You roll when you might get in trouble.

You roll d12s equal to your ability; this die size goes down each time you fail.

So, if most of your dice show 1s, you're in trouble. It's a partial success.

If all are 1s, you're just in trouble.

Otherwise you succeed.

If you roll max on a die, something cool happens; if more dice are maximum the more cool the thing is.

So what happens if you roll 3d6 and get 1, 1, 6? That's a partial success because 1s outnumber the other results. But it's also something cool happens? Not exactly exclusionary but possible to get a weird intersection there.

Finally, you can use magic dice on a roll, but if you roll any maximums on those dice, they go out of control. There's some nonsensical bits about exceeding Confidence that I think might be an editing error.

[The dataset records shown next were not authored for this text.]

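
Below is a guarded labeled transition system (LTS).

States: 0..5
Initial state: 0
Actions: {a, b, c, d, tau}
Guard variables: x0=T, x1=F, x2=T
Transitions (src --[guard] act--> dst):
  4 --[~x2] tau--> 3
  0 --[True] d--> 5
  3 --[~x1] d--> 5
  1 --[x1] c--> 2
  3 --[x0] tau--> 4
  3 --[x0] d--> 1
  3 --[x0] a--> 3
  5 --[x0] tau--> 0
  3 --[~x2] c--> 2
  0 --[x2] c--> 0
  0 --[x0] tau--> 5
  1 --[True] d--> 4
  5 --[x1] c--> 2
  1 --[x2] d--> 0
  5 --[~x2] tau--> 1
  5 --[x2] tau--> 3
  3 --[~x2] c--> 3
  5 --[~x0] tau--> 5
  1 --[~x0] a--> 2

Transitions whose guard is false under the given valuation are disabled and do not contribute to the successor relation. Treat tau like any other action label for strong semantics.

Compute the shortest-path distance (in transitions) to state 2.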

Traits are used to reroll dice on a one for one basis, by marking them off. They can also use them to "take control of their trouble" but I don't see how that'd work.

... oo, boy. Now I'm reading we get three different colored tokens, depending on the type of trouble we're in.

And all of a sudden there's some board game structure going on.

... I think I'm done with this one. Decent character creation, but the rest of the game is literally Harry Potter, down to the step by step story arc.